La primera lotería
Ana María Ramírez noviembre 30, 2018
Mi reflexión nace de una tristeza sentida al ver a estos niños y detectar a partir de su interacción las grandes diferencias que marcan y podrán determinar sus dos vidas. | li tzuni, Unsplash
No se entiende por qué en Colombia hay niños que están rodeados de decenas de parientes, vecinos y maestros que interactúan con ellos mientras otros crecen en soledad.
No se entiende por qué en Colombia hay niños que están rodeados de decenas de parientes, vecinos y maestros que interactúan con ellos mientras otros crecen en soledad.

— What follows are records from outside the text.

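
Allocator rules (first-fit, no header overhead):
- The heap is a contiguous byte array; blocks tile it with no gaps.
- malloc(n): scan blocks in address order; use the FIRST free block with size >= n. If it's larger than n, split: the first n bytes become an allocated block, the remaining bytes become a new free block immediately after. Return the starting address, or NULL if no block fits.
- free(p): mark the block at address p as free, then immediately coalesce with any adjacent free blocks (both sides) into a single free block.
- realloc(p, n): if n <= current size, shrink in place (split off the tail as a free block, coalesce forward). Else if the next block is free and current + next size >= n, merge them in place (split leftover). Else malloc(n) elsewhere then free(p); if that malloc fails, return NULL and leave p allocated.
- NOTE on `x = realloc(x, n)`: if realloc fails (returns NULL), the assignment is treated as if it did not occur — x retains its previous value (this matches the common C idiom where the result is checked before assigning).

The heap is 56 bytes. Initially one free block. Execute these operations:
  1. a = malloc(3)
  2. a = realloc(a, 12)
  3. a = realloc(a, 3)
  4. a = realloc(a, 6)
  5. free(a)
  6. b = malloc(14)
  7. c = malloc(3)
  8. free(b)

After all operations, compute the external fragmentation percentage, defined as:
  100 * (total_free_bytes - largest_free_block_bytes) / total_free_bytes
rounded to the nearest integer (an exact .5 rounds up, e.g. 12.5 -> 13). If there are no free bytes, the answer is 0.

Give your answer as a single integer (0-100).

Answer: 26

Derivation:
Op 1: a = malloc(3) -> a = 0; heap: [0-2 ALLOC][3-55 FREE]
Op 2: a = realloc(a, 12) -> a = 0; heap: [0-11 ALLOC][12-55 FREE]
Op 3: a = realloc(a, 3) -> a = 0; heap: [0-2 ALLOC][3-55 FREE]
Op 4: a = realloc(a, 6) -> a = 0; heap: [0-5 ALLOC][6-55 FREE]
Op 5: free(a) -> (freed a); heap: [0-55 FREE]
Op 6: b = malloc(14) -> b = 0; heap: [0-13 ALLOC][14-55 FREE]
Op 7: c = malloc(3) -> c = 14; heap: [0-13 ALLOC][14-16 ALLOC][17-55 FREE]
Op 8: free(b) -> (freed b); heap: [0-13 FREE][14-16 ALLOC][17-55 FREE]
Free blocks: [14 39] total_free=53 largest=39 -> 100*(53-39)/53 = 1400/53 ≈ 26.415 -> rounds to 26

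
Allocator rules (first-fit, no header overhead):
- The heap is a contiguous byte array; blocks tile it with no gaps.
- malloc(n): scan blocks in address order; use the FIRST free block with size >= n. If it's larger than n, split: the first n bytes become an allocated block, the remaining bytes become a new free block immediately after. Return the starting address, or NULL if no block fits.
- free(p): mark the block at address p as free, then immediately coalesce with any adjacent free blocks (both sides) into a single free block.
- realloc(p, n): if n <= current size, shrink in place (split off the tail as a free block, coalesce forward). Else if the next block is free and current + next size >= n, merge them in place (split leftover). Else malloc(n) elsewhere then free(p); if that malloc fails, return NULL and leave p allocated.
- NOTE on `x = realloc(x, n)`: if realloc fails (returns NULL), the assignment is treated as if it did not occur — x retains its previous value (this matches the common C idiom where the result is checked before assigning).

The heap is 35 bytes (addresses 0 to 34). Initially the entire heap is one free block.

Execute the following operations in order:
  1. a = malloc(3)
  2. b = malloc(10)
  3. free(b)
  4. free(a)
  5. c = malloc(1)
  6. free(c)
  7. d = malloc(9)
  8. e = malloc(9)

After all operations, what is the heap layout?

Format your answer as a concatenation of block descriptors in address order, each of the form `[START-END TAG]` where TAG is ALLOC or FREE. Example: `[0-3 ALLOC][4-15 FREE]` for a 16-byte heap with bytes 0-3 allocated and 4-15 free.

Answer: [0-8 ALLOC][9-17 ALLOC][18-34 FREE]

Derivation:
Op 1: a = malloc(3) -> a = 0; heap: [0-2 ALLOC][3-34 FREE]
Op 2: b = malloc(10) -> b = 3; heap: [0-2 ALLOC][3-12 ALLOC][13-34 FREE]
Op 3: free(b) -> (freed b); heap: [0-2 ALLOC][3-34 FREE]
Op 4: free(a) -> (freed a); heap: [0-34 FREE]
Op 5: c = malloc(1) -> c = 0; heap: [0-0 ALLOC][1-34 FREE]
Op 6: free(c) -> (freed c); heap: [0-34 FREE]
Op 7: d = malloc(9) -> d = 0; heap: [0-8 ALLOC][9-34 FREE]
Op 8: e = malloc(9) -> e = 9; heap: [0-8 ALLOC][9-17 ALLOC][18-34 FREE]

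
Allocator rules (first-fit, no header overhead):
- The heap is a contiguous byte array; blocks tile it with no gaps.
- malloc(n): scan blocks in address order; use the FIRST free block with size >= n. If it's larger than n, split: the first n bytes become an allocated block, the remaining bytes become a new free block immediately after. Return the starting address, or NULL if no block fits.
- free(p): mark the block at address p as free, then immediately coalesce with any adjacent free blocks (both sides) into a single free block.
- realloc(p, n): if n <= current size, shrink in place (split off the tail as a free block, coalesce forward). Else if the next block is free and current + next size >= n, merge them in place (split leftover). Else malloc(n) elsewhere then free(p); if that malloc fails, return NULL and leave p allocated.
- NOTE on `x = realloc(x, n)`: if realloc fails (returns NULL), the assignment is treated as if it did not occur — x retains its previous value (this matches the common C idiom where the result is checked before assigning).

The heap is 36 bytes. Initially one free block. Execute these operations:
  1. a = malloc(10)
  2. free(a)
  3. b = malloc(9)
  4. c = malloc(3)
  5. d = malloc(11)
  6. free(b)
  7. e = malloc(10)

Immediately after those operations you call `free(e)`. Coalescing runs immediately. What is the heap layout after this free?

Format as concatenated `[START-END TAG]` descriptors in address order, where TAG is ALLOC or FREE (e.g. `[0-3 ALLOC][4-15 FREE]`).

Answer: [0-8 FREE][9-11 ALLOC][12-22 ALLOC][23-35 FREE]

Derivation:
Op 1: a = malloc(10) -> a = 0; heap: [0-9 ALLOC][10-35 FREE]
Op 2: free(a) -> (freed a); heap: [0-35 FREE]
Op 3: b = malloc(9) -> b = 0; heap: [0-8 ALLOC][9-35 FREE]
Op 4: c = malloc(3) -> c = 9; heap: [0-8 ALLOC][9-11 ALLOC][12-35 FREE]
Op 5: d = malloc(11) -> d = 12; heap: [0-8 ALLOC][9-11 ALLOC][12-22 ALLOC][23-35 FREE]
Op 6: free(b) -> (freed b); heap: [0-8 FREE][9-11 ALLOC][12-22 ALLOC][23-35 FREE]
Op 7: e = malloc(10) -> e = 23; heap: [0-8 FREE][9-11 ALLOC][12-22 ALLOC][23-32 ALLOC][33-35 FREE]
free(e): e = 23 -> block [23-32 ALLOC]; mark free, coalesce with adjacent free neighbors -> [0-8 FREE][9-11 ALLOC][12-22 ALLOC][23-35 FREE]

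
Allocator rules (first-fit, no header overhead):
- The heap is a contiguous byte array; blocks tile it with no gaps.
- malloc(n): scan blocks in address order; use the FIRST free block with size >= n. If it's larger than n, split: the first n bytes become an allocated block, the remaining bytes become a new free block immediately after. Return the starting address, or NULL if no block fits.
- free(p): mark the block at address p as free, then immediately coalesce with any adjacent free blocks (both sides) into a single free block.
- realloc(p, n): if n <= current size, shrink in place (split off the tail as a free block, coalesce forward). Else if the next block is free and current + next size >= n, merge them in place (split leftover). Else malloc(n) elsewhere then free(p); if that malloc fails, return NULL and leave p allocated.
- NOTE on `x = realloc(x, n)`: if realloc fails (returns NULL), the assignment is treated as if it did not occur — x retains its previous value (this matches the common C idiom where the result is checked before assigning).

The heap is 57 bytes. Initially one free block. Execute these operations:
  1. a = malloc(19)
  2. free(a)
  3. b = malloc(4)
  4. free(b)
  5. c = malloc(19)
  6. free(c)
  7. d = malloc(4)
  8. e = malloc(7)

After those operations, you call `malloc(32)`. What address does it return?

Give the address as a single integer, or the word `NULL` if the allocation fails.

Op 1: a = malloc(19) -> a = 0; heap: [0-18 ALLOC][19-56 FREE]
Op 2: free(a) -> (freed a); heap: [0-56 FREE]
Op 3: b = malloc(4) -> b = 0; heap: [0-3 ALLOC][4-56 FREE]
Op 4: free(b) -> (freed b); heap: [0-56 FREE]
Op 5: c = malloc(19) -> c = 0; heap: [0-18 ALLOC][19-56 FREE]
Op 6: free(c) -> (freed c); heap: [0-56 FREE]
Op 7: d = malloc(4) -> d = 0; heap: [0-3 ALLOC][4-56 FREE]
Op 8: e = malloc(7) -> e = 4; heap: [0-3 ALLOC][4-10 ALLOC][11-56 FREE]
malloc(32): first-fit scan over [0-3 ALLOC][4-10 ALLOC][11-56 FREE] -> 11

Answer: 11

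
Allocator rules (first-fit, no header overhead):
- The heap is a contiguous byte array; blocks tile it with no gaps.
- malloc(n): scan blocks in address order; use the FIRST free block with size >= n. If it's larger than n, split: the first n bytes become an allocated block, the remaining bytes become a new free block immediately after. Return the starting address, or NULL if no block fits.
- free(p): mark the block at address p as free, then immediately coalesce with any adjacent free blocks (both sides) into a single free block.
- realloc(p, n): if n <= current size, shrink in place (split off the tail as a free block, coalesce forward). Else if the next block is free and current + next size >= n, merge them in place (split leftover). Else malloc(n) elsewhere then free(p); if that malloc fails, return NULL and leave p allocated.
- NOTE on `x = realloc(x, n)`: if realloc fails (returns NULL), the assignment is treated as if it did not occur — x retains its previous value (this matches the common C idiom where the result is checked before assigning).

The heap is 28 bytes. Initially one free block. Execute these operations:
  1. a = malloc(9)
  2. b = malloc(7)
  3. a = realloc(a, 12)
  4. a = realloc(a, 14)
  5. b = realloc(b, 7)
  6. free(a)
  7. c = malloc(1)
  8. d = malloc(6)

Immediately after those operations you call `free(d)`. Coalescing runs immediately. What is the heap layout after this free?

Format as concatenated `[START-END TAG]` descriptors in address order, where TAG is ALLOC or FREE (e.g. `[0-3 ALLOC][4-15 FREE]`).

Answer: [0-0 ALLOC][1-8 FREE][9-15 ALLOC][16-27 FREE]

Derivation:
Op 1: a = malloc(9) -> a = 0; heap: [0-8 ALLOC][9-27 FREE]
Op 2: b = malloc(7) -> b = 9; heap: [0-8 ALLOC][9-15 ALLOC][16-27 FREE]
Op 3: a = realloc(a, 12) -> a = 16; heap: [0-8 FREE][9-15 ALLOC][16-27 ALLOC]
Op 4: a = realloc(a, 14) -> NULL (a unchanged); heap: [0-8 FREE][9-15 ALLOC][16-27 ALLOC]
Op 5: b = realloc(b, 7) -> b = 9; heap: [0-8 FREE][9-15 ALLOC][16-27 ALLOC]
Op 6: free(a) -> (freed a); heap: [0-8 FREE][9-15 ALLOC][16-27 FREE]
Op 7: c = malloc(1) -> c = 0; heap: [0-0 ALLOC][1-8 FREE][9-15 ALLOC][16-27 FREE]
Op 8: d = malloc(6) -> d = 1; heap: [0-0 ALLOC][1-6 ALLOC][7-8 FREE][9-15 ALLOC][16-27 FREE]
free(d): d = 1 -> block [1-6 ALLOC]; mark free, coalesce with adjacent free neighbors -> [0-0 ALLOC][1-8 FREE][9-15 ALLOC][16-27 FREE]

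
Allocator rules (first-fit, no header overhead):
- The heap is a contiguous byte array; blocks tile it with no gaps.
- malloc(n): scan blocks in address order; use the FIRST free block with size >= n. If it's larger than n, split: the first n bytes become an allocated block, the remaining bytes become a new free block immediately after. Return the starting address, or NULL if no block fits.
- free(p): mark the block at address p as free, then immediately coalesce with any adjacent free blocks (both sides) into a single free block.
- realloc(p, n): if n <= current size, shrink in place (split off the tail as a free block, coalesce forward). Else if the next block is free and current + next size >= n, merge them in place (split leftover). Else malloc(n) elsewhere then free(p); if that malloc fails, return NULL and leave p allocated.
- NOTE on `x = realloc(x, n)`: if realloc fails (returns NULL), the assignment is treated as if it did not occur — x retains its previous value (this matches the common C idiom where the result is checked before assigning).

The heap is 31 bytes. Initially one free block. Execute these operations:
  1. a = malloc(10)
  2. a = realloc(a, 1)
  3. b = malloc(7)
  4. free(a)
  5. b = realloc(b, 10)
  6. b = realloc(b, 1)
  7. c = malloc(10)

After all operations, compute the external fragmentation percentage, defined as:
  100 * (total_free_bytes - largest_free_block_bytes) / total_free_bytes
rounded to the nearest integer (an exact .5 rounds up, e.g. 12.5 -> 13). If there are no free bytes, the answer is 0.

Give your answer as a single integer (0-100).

Op 1: a = malloc(10) -> a = 0; heap: [0-9 ALLOC][10-30 FREE]
Op 2: a = realloc(a, 1) -> a = 0; heap: [0-0 ALLOC][1-30 FREE]
Op 3: b = malloc(7) -> b = 1; heap: [0-0 ALLOC][1-7 ALLOC][8-30 FREE]
Op 4: free(a) -> (freed a); heap: [0-0 FREE][1-7 ALLOC][8-30 FREE]
Op 5: b = realloc(b, 10) -> b = 1; heap: [0-0 FREE][1-10 ALLOC][11-30 FREE]
Op 6: b = realloc(b, 1) -> b = 1; heap: [0-0 FREE][1-1 ALLOC][2-30 FREE]
Op 7: c = malloc(10) -> c = 2; heap: [0-0 FREE][1-1 ALLOC][2-11 ALLOC][12-30 FREE]
Free blocks: [1 19] total_free=20 largest=19 -> 100*(20-19)/20 = 100/20 = 5

Answer: 5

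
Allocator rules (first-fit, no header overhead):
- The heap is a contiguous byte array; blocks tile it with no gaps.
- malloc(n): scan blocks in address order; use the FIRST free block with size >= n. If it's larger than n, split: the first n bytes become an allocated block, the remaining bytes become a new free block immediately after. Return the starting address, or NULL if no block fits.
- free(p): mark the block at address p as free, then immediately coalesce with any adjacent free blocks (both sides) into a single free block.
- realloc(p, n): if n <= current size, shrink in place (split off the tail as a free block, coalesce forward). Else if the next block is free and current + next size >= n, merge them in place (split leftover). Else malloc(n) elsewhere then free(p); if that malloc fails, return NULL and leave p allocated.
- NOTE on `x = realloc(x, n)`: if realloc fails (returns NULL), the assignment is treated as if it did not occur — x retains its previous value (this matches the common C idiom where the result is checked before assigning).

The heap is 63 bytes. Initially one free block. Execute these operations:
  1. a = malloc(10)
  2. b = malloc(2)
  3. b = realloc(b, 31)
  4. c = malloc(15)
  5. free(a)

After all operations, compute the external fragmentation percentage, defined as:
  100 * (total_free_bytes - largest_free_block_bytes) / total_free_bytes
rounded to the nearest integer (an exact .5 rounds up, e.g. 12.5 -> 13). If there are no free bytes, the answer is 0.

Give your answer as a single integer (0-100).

Op 1: a = malloc(10) -> a = 0; heap: [0-9 ALLOC][10-62 FREE]
Op 2: b = malloc(2) -> b = 10; heap: [0-9 ALLOC][10-11 ALLOC][12-62 FREE]
Op 3: b = realloc(b, 31) -> b = 10; heap: [0-9 ALLOC][10-40 ALLOC][41-62 FREE]
Op 4: c = malloc(15) -> c = 41; heap: [0-9 ALLOC][10-40 ALLOC][41-55 ALLOC][56-62 FREE]
Op 5: free(a) -> (freed a); heap: [0-9 FREE][10-40 ALLOC][41-55 ALLOC][56-62 FREE]
Free blocks: [10 7] total_free=17 largest=10 -> 100*(17-10)/17 = 700/17 ≈ 41.176 -> rounds to 41

Answer: 41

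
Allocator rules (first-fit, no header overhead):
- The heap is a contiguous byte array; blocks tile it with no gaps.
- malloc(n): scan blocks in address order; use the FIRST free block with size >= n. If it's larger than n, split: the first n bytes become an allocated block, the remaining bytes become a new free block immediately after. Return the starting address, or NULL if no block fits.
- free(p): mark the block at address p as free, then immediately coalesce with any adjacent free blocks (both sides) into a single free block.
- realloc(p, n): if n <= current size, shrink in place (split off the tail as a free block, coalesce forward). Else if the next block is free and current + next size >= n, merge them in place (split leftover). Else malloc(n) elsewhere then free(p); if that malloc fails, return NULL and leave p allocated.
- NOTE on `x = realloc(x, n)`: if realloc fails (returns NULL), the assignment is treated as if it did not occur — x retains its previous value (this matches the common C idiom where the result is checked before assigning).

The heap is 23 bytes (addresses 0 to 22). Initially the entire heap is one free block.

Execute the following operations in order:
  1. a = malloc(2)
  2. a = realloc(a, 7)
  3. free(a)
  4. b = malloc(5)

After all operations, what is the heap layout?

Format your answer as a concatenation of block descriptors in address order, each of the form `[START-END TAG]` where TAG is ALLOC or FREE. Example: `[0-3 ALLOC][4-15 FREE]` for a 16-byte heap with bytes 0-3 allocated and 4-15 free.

Op 1: a = malloc(2) -> a = 0; heap: [0-1 ALLOC][2-22 FREE]
Op 2: a = realloc(a, 7) -> a = 0; heap: [0-6 ALLOC][7-22 FREE]
Op 3: free(a) -> (freed a); heap: [0-22 FREE]
Op 4: b = malloc(5) -> b = 0; heap: [0-4 ALLOC][5-22 FREE]

Answer: [0-4 ALLOC][5-22 FREE]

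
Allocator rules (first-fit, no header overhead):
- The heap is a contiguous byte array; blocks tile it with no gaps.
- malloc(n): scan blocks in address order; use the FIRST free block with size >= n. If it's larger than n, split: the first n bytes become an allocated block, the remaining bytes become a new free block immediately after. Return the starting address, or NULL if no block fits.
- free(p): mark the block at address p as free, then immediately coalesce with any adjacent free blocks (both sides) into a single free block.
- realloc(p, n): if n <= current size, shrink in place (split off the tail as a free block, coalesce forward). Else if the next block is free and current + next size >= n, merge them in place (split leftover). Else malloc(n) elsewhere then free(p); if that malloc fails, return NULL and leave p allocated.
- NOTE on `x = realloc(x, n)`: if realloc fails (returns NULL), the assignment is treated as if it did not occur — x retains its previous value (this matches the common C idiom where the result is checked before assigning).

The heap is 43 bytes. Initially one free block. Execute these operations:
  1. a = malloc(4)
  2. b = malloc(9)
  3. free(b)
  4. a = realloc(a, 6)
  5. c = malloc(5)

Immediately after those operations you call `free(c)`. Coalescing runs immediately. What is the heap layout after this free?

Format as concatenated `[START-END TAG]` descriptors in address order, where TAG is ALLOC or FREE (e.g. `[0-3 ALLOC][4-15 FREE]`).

Op 1: a = malloc(4) -> a = 0; heap: [0-3 ALLOC][4-42 FREE]
Op 2: b = malloc(9) -> b = 4; heap: [0-3 ALLOC][4-12 ALLOC][13-42 FREE]
Op 3: free(b) -> (freed b); heap: [0-3 ALLOC][4-42 FREE]
Op 4: a = realloc(a, 6) -> a = 0; heap: [0-5 ALLOC][6-42 FREE]
Op 5: c = malloc(5) -> c = 6; heap: [0-5 ALLOC][6-10 ALLOC][11-42 FREE]
free(c): c = 6 -> block [6-10 ALLOC]; mark free, coalesce with adjacent free neighbors -> [0-5 ALLOC][6-42 FREE]

Answer: [0-5 ALLOC][6-42 FREE]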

Los privilegios son una lotería. El lugar y el momento de nuestro nacimiento determinan una serie infinita de variables que afectarán, para bien o para mal, nuestras vidas. Desde las circunstancias incontrolables, como las coyunturas políticas, económicas y sociales, hasta los elementos cotidianos de nuestro entorno familiar, son el premio mayor de un juego de azar en el que las oportunidades no son equitativas.
Hace poco presencié la materialización de esta inevitable premisa en un momento cotidiano, casi irrelevante. Mi sobrina Belén y Michael*, el hijo de la señora que trabajaba en la casa de mi abuela, siempre han sido muy buenos amigos aunque entre los dos hay más de cinco años de diferencia. Belén vive encantada, por ser él mayor y porque (y aquí pierdo toda la objetividad) mi sobrina es, de lejos, la niña de cuatro años más inteligente y divertida que conozco.
Sin embargo, en esta inocente interacción se refleja inmediatamente que la brecha entre los dos no es solamente de edad. El nivel de comunicación y la capacidad de socialización del niño mayor siempre están cargados de las inseguridades sociales de su madre (cabeza de hogar con tres hijos) y de su contexto (entre su escuela y su casa hay un refugio de los desplazados del Bronx de Bogotá) que lo hacen sentir incómodo, como si no perteneciera y no tuviera los mismos derechos que mi sobrina de disfrutar de un momento de alegría.
Michael es un niño excepcional, dulce, inteligente y un gran amigo de mi sobrina. Sin embargo, al verlos juntos es evidente que no han recibido los mismos estímulos y que el desarrollo cognitivo, social y emocional del mayor no ha llegado a su entero potencial para su edad. Son miles las razones y en ningún momento quisiera que se piense que estoy criticando a la madre de Michael a quien admiro y respeto profundamente. Es una combinación de las circunstancias, del tiempo, del conocimiento, del interés y de la capacidad de los adultos que rodean a un niño en la casa y la escuela.
Mi reflexión nace de una tristeza sentida al ver a estos niños y detectar a partir de su interacción las grandes diferencias que marcan y podrán determinar sus dos vidas. Pero también es una invitación a la acción. Dicen por ahí que “se necesita todo un pueblo para educar a un niño”. Sin embargo, si tenemos en cuenta que en Colombia por cada niño menor de diez años hay cinco adultos (www.populationpyramid.net), no se entiende por qué hay niños que están rodeados de decenas de parientes, vecinos y maestros que interactúan con ellos mientras otros crecen en soledad. Tal vez falta, además de una eficiente intervención del Estado que garantice a todos los niños el desarrollo pleno de su potencial, mayor voluntad de involucrarnos en la vida temprana de los niños y convertirnos en una parte más importante del premio mayor de su primera lotería.